Russian government media have played up a statement by the WHO opposing a new lockdown as counterproductive (regnum.ru/news/3080542.html), but these same media have carried articles warning risk groups like the elderly to self-isolate already, leading many to conclude that more restrictions will be on the way soon (regnum.ru/news/3079783.html).
The news on the economic front continued to be grim. Rosstat confirmed that the Russian GDP had fallen eight percent during the second quarter compared to a year earlier (kasparov.ru/material.php?id=5F7773824A226), the government’s bankruptcy holiday extension means that many other companies which are owed won’t get paid (regnum.ru/news/3080389.html), and having people work from home is pushing down spending on goods and services (regnum.ru/news/3079749.html).

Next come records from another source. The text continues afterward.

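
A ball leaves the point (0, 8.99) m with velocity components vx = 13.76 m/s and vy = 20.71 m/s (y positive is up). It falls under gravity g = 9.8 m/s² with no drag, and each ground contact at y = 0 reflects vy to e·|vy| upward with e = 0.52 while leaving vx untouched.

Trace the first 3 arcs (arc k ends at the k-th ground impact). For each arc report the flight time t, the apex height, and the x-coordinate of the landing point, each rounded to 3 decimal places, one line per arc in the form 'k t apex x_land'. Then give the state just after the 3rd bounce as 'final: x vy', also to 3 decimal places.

1 4.623 30.873 63.617
2 2.611 8.348 99.538
3 1.357 2.257 118.217
final: 118.217 3.459

Arc 1: start y=8.990, vy=20.710 → t=4.623, apex=30.873, x_land=63.617, impact vy=-24.599
  bounce: vy ← 0.52·24.599 = 12.791
Arc 2: start y=0.000, vy=12.791 → t=2.611, apex=8.348, x_land=99.538, impact vy=-12.791
  bounce: vy ← 0.52·12.791 = 6.652
Arc 3: start y=0.000, vy=6.652 → t=1.357, apex=2.257, x_land=118.217, impact vy=-6.652
  bounce: vy ← 0.52·6.652 = 3.459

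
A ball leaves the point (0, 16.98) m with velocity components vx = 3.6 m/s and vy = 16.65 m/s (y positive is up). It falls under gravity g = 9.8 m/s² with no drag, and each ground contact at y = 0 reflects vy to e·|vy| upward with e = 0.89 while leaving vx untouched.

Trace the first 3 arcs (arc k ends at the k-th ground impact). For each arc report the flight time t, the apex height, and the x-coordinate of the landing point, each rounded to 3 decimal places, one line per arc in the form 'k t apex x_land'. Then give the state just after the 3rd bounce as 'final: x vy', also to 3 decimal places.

1 4.219 31.124 15.189
2 4.486 24.653 31.339
3 3.993 19.528 45.713
final: 45.713 17.412

Arc 1: start y=16.980, vy=16.650 → t=4.219, apex=31.124, x_land=15.189, impact vy=-24.699
  bounce: vy ← 0.89·24.699 = 21.982
Arc 2: start y=0.000, vy=21.982 → t=4.486, apex=24.653, x_land=31.339, impact vy=-21.982
  bounce: vy ← 0.89·21.982 = 19.564
Arc 3: start y=0.000, vy=19.564 → t=3.993, apex=19.528, x_land=45.713, impact vy=-19.564
  bounce: vy ← 0.89·19.564 = 17.412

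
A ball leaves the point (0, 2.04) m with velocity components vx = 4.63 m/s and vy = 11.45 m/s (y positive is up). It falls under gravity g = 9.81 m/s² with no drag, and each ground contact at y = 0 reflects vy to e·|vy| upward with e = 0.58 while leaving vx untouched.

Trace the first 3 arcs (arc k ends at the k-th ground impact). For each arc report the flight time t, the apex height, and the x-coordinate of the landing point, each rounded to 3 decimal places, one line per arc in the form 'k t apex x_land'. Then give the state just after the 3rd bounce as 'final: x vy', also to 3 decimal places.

Arc 1: start y=2.040, vy=11.450 → t=2.501, apex=8.722, x_land=11.578, impact vy=-13.082
  bounce: vy ← 0.58·13.082 = 7.587
Arc 2: start y=0.000, vy=7.587 → t=1.547, apex=2.934, x_land=18.740, impact vy=-7.587
  bounce: vy ← 0.58·7.587 = 4.401
Arc 3: start y=0.000, vy=4.401 → t=0.897, apex=0.987, x_land=22.894, impact vy=-4.401
  bounce: vy ← 0.58·4.401 = 2.552

1 2.501 8.722 11.578
2 1.547 2.934 18.740
3 0.897 0.987 22.894
final: 22.894 2.552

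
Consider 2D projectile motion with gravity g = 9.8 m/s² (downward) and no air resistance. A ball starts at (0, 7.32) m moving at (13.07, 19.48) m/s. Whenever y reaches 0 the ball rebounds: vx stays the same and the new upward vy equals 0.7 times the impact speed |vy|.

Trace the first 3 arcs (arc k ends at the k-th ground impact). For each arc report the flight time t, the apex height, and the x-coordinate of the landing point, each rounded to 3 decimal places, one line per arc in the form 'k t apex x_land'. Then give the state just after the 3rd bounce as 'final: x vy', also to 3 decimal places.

1 4.321 26.681 56.478
2 3.267 13.074 99.176
3 2.287 6.406 129.064
final: 129.064 7.844

Arc 1: start y=7.320, vy=19.480 → t=4.321, apex=26.681, x_land=56.478, impact vy=-22.868
  bounce: vy ← 0.7·22.868 = 16.008
Arc 2: start y=0.000, vy=16.008 → t=3.267, apex=13.074, x_land=99.176, impact vy=-16.008
  bounce: vy ← 0.7·16.008 = 11.205
Arc 3: start y=0.000, vy=11.205 → t=2.287, apex=6.406, x_land=129.064, impact vy=-11.205
  bounce: vy ← 0.7·11.205 = 7.844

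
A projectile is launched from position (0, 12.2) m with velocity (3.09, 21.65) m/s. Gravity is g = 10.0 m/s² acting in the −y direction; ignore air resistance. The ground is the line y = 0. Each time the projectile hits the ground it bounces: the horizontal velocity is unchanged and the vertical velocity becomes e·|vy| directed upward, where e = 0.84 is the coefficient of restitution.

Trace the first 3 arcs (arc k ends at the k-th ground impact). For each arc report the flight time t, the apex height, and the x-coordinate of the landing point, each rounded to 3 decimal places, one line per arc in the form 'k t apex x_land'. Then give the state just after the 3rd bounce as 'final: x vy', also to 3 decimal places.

Arc 1: start y=12.200, vy=21.650 → t=4.835, apex=35.636, x_land=14.939, impact vy=-26.697
  bounce: vy ← 0.84·26.697 = 22.425
Arc 2: start y=0.000, vy=22.425 → t=4.485, apex=25.145, x_land=28.798, impact vy=-22.425
  bounce: vy ← 0.84·22.425 = 18.837
Arc 3: start y=0.000, vy=18.837 → t=3.767, apex=17.742, x_land=40.440, impact vy=-18.837
  bounce: vy ← 0.84·18.837 = 15.823

1 4.835 35.636 14.939
2 4.485 25.145 28.798
3 3.767 17.742 40.440
final: 40.440 15.823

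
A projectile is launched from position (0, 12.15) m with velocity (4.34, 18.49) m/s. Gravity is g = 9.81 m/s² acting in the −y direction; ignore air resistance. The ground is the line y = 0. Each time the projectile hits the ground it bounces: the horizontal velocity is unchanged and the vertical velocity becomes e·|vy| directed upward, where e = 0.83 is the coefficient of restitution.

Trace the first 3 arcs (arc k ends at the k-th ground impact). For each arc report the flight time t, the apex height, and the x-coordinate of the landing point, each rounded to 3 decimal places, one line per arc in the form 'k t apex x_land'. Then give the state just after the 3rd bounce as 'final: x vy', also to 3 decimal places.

1 4.340 29.575 18.837
2 4.076 20.374 36.528
3 3.383 14.036 51.211
final: 51.211 13.774

Arc 1: start y=12.150, vy=18.490 → t=4.340, apex=29.575, x_land=18.837, impact vy=-24.089
  bounce: vy ← 0.83·24.089 = 19.994
Arc 2: start y=0.000, vy=19.994 → t=4.076, apex=20.374, x_land=36.528, impact vy=-19.994
  bounce: vy ← 0.83·19.994 = 16.595
Arc 3: start y=0.000, vy=16.595 → t=3.383, apex=14.036, x_land=51.211, impact vy=-16.595
  bounce: vy ← 0.83·16.595 = 13.774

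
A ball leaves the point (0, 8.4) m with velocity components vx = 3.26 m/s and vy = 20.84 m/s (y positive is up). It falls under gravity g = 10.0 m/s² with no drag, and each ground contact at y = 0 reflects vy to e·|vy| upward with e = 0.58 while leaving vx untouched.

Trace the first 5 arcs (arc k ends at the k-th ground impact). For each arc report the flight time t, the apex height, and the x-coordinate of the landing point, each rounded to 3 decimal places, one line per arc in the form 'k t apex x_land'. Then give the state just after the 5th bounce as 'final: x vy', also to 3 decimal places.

Arc 1: start y=8.400, vy=20.840 → t=4.538, apex=30.115, x_land=14.795, impact vy=-24.542
  bounce: vy ← 0.58·24.542 = 14.234
Arc 2: start y=0.000, vy=14.234 → t=2.847, apex=10.131, x_land=24.075, impact vy=-14.234
  bounce: vy ← 0.58·14.234 = 8.256
Arc 3: start y=0.000, vy=8.256 → t=1.651, apex=3.408, x_land=29.458, impact vy=-8.256
  bounce: vy ← 0.58·8.256 = 4.788
Arc 4: start y=0.000, vy=4.788 → t=0.958, apex=1.146, x_land=32.580, impact vy=-4.788
  bounce: vy ← 0.58·4.788 = 2.777
Arc 5: start y=0.000, vy=2.777 → t=0.555, apex=0.386, x_land=34.391, impact vy=-2.777
  bounce: vy ← 0.58·2.777 = 1.611

1 4.538 30.115 14.795
2 2.847 10.131 24.075
3 1.651 3.408 29.458
4 0.958 1.146 32.580
5 0.555 0.386 34.391
final: 34.391 1.611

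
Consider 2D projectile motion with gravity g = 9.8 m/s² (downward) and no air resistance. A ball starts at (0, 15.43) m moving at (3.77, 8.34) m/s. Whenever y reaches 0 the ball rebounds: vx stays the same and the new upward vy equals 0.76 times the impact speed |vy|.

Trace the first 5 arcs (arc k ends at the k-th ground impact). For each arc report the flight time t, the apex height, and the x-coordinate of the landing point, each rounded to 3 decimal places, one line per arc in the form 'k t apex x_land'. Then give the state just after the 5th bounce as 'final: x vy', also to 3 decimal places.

1 2.819 18.979 10.628
2 2.991 10.962 21.906
3 2.273 6.332 30.477
4 1.728 3.657 36.991
5 1.313 2.112 41.941
final: 41.941 4.890

Arc 1: start y=15.430, vy=8.340 → t=2.819, apex=18.979, x_land=10.628, impact vy=-19.287
  bounce: vy ← 0.76·19.287 = 14.658
Arc 2: start y=0.000, vy=14.658 → t=2.991, apex=10.962, x_land=21.906, impact vy=-14.658
  bounce: vy ← 0.76·14.658 = 11.140
Arc 3: start y=0.000, vy=11.140 → t=2.273, apex=6.332, x_land=30.477, impact vy=-11.140
  bounce: vy ← 0.76·11.140 = 8.466
Arc 4: start y=0.000, vy=8.466 → t=1.728, apex=3.657, x_land=36.991, impact vy=-8.466
  bounce: vy ← 0.76·8.466 = 6.435
Arc 5: start y=0.000, vy=6.435 → t=1.313, apex=2.112, x_land=41.941, impact vy=-6.435
  bounce: vy ← 0.76·6.435 = 4.890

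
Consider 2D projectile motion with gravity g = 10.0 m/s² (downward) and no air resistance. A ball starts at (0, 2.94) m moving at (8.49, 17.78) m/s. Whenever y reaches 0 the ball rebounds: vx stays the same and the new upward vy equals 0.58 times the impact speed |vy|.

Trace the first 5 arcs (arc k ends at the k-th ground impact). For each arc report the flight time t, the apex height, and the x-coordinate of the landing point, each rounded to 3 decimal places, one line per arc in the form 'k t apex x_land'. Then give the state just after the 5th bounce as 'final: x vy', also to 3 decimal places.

Arc 1: start y=2.940, vy=17.780 → t=3.714, apex=18.746, x_land=31.534, impact vy=-19.363
  bounce: vy ← 0.58·19.363 = 11.231
Arc 2: start y=0.000, vy=11.231 → t=2.246, apex=6.306, x_land=50.604, impact vy=-11.231
  bounce: vy ← 0.58·11.231 = 6.514
Arc 3: start y=0.000, vy=6.514 → t=1.303, apex=2.121, x_land=61.664, impact vy=-6.514
  bounce: vy ← 0.58·6.514 = 3.778
Arc 4: start y=0.000, vy=3.778 → t=0.756, apex=0.714, x_land=68.079, impact vy=-3.778
  bounce: vy ← 0.58·3.778 = 2.191
Arc 5: start y=0.000, vy=2.191 → t=0.438, apex=0.240, x_land=71.800, impact vy=-2.191
  bounce: vy ← 0.58·2.191 = 1.271

1 3.714 18.746 31.534
2 2.246 6.306 50.604
3 1.303 2.121 61.664
4 0.756 0.714 68.079
5 0.438 0.240 71.800
final: 71.800 1.271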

One especially depressing detail: restrictions are killing off many of the movie theaters in Moscow. If there is a new shutdown, dozens of them are projected to close forever, industry officials say (iarex.ru/news/77794.html).
The Russian authorities continue to use the pandemic to impose tighter controls on the population, Freedom House says in a new report (svoboda.org/a/30869999.html). The latest example: Magas has refused to allow a demonstration in support of Ingush political prisoners (fortanga.info/2020/10/myakiev-ne-soglasovali/).
Meanwhile, in other pandemic-related developments from Russia today,
· Vladimir Putin has send a message to President Donald Trump wishing him speedy recovery from the coronavirus (regnum.ru/news/3080041.html).
· Just Russia head Sergey Mironov has called for the establishment of a free service to provide testing for the coronavirus and other infectious diseases (regnum.ru/news/3079894.html).
· And Russia’s leading political cartoonist, Sergey Yolkin, has published a cartoon showing a man marooned on a deserted island expressing dismay that he has been told he must work at home for weeks to come (newprospect.ru/sergey-yolkin-o-vtoroy-volne-epidemii).